Quid, par ailleurs, de l’impact réel de ces 800 créations de poste au sein de l’AP ? S’agit-il de réelles créations, ou de tours de passe-passe RH permettant d’afficher une création nette tout en
prélevant ces emplois sur les besoins préexistants des services déconcentrés ? Le constat actuel des vacances d’emploidevant être actuellement priorisées dans l’ensemble des corps lors des diverses CAP pose la question de la capacité de la DAP à assurer le remplacement de ses personnels,
à pourvoir les créations de poste, à assurer la prise en compte des effets des réformes multiples que tous nous travaillons à mettre en œuvre au quotidien.

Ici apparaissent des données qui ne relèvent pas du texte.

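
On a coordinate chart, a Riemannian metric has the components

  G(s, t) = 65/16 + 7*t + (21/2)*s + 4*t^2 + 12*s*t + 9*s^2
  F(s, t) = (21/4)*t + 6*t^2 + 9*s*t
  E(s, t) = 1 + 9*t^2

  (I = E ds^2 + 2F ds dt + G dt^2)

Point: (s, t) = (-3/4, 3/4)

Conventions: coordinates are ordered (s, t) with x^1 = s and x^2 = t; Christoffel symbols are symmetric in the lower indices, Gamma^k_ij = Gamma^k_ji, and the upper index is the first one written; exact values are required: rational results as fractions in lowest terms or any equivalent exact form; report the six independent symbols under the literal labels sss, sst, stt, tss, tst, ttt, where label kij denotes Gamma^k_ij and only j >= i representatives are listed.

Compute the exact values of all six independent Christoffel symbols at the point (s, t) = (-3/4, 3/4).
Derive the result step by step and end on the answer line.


E = 97/16, F = 9/4, G = 2 at the point
E_s = 0, E_t = 27/2, F_s = 27/4, F_t = 15/2, G_s = 6, G_t = 4
EG - F^2 = 113/16;  g^inv = (16/113) * [[2, -9/4], [-9/4, 97/16]]
first-kind symbols [ij,l] = (1/2)(d_i g_jl + d_j g_il - d_l g_ij): [ss,s] = E_s/2 = 0, [ss,t] = F_s - E_t/2 = 0, [st,s] = E_t/2 = 27/4, [st,t] = G_s/2 = 3, [tt,s] = F_t - G_s/2 = 9/2, [tt,t] = G_t/2 = 2
Gamma^s_ij = (G*[ij,s] - F*[ij,t])/(EG - F^2), Gamma^t_ij = (E*[ij,t] - F*[ij,s])/(EG - F^2)

Answer: Gamma_sss = 0, Gamma_sst = 108/113, Gamma_stt = 72/113, Gamma_tss = 0, Gamma_tst = 48/113, Gamma_ttt = 32/113


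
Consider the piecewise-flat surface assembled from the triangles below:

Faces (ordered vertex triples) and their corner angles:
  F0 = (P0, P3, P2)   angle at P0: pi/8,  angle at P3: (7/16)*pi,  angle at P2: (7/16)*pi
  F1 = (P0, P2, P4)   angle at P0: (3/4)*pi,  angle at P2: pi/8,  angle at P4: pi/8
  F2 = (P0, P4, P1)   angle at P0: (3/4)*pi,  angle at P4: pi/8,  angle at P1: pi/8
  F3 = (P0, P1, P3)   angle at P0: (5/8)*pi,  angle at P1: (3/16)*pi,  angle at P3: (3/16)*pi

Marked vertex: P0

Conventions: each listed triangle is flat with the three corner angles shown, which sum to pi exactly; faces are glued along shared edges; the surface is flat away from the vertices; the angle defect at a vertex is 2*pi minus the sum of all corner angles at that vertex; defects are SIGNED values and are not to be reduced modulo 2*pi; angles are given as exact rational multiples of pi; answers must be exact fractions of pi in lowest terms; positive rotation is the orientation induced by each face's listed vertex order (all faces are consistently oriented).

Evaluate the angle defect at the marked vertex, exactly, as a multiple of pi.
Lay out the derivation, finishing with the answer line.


Sum of corner angles at P0: (9/4)*pi
defect = 2*pi - (9/4)*pi

Answer: defect(P0) = -pi/4


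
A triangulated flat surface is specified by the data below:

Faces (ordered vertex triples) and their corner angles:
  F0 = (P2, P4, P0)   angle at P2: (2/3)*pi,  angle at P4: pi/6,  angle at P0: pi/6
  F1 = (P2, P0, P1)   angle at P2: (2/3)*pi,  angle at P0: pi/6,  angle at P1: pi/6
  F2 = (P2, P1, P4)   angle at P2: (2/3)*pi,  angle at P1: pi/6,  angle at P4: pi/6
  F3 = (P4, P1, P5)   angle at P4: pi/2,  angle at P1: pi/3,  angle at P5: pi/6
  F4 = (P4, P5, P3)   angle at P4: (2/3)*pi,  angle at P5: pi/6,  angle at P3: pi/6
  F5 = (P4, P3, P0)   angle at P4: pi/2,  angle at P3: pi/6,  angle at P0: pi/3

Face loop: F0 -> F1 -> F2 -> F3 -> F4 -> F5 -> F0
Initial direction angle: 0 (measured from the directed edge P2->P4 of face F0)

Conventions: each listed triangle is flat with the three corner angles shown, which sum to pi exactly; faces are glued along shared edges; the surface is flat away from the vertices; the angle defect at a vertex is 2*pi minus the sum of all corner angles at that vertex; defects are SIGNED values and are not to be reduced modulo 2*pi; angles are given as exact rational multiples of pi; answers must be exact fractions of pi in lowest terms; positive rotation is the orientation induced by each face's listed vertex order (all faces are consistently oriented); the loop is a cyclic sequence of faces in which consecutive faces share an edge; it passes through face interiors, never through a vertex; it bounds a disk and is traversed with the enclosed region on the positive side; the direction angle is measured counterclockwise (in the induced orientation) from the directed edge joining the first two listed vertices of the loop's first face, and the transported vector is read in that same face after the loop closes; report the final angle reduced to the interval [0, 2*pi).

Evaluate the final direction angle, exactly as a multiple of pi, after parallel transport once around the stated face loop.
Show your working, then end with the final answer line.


enclosed vertex P2: corner angles sum to 2*pi, defect = 2*pi - 2*pi = 0
enclosed vertex P4: corner angles sum to 2*pi, defect = 2*pi - 2*pi = 0
final direction = starting direction + enclosed defect total, reduced mod 2*pi (induced orientation)
final angle = 0 + 0 = 0 (mod 2*pi)

Answer: final direction angle = 0


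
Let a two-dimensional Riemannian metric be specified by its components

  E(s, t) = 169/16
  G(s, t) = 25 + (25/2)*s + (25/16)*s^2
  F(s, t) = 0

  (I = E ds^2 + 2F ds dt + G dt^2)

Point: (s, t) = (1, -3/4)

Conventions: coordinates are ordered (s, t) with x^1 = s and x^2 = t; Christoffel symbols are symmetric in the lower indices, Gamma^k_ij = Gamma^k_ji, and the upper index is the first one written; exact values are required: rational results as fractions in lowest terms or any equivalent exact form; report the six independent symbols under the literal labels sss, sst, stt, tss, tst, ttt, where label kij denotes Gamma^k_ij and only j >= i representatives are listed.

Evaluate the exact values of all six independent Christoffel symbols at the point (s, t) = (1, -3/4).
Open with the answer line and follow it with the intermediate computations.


Answer: Gamma_sss = 0, Gamma_sst = 0, Gamma_stt = -125/169, Gamma_tss = 0, Gamma_tst = 1/5, Gamma_ttt = 0

E = 169/16, F = 0, G = 625/16 at the point
E_s = 0, E_t = 0, F_s = 0, F_t = 0, G_s = 125/8, G_t = 0
EG - F^2 = 105625/256;  g^inv = (256/105625) * [[625/16, 0], [0, 169/16]]
first-kind symbols [ij,l] = (1/2)(d_i g_jl + d_j g_il - d_l g_ij): [ss,s] = E_s/2 = 0, [ss,t] = F_s - E_t/2 = 0, [st,s] = E_t/2 = 0, [st,t] = G_s/2 = 125/16, [tt,s] = F_t - G_s/2 = -125/16, [tt,t] = G_t/2 = 0
Gamma^s_ij = (G*[ij,s] - F*[ij,t])/(EG - F^2), Gamma^t_ij = (E*[ij,t] - F*[ij,s])/(EG - F^2)


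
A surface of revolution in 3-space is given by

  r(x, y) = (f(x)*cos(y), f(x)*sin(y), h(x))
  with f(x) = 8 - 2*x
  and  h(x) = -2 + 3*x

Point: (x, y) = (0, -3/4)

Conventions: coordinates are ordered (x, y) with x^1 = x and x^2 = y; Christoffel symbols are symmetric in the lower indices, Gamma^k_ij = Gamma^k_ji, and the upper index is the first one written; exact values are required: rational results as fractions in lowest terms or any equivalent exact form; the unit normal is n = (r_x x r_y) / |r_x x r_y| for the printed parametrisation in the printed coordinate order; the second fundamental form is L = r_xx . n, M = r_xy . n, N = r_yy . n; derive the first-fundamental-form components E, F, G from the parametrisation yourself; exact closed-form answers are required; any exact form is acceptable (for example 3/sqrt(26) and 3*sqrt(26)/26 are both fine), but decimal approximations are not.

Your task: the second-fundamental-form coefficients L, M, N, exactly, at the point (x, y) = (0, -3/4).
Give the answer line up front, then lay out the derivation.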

La DAP doit impérativement fournir des explications claires, en toute transparence
sur ces modalités RH et budgétaires.

A l’heure où les équipes dédiées aux transferts de l’UHSI de Nancy sont redéployées pour assurer les extractions judiciaires, et où, dans les premières régions ayant « basculé » le 5 septembre, 1 à 2
extractions sur 3 ne peuvent être assurées, faute d’effectifs, il est urgent, de renégocier les effectifs alloués dans ce cadre et de les mettre en adéquation avec le volume des tâches.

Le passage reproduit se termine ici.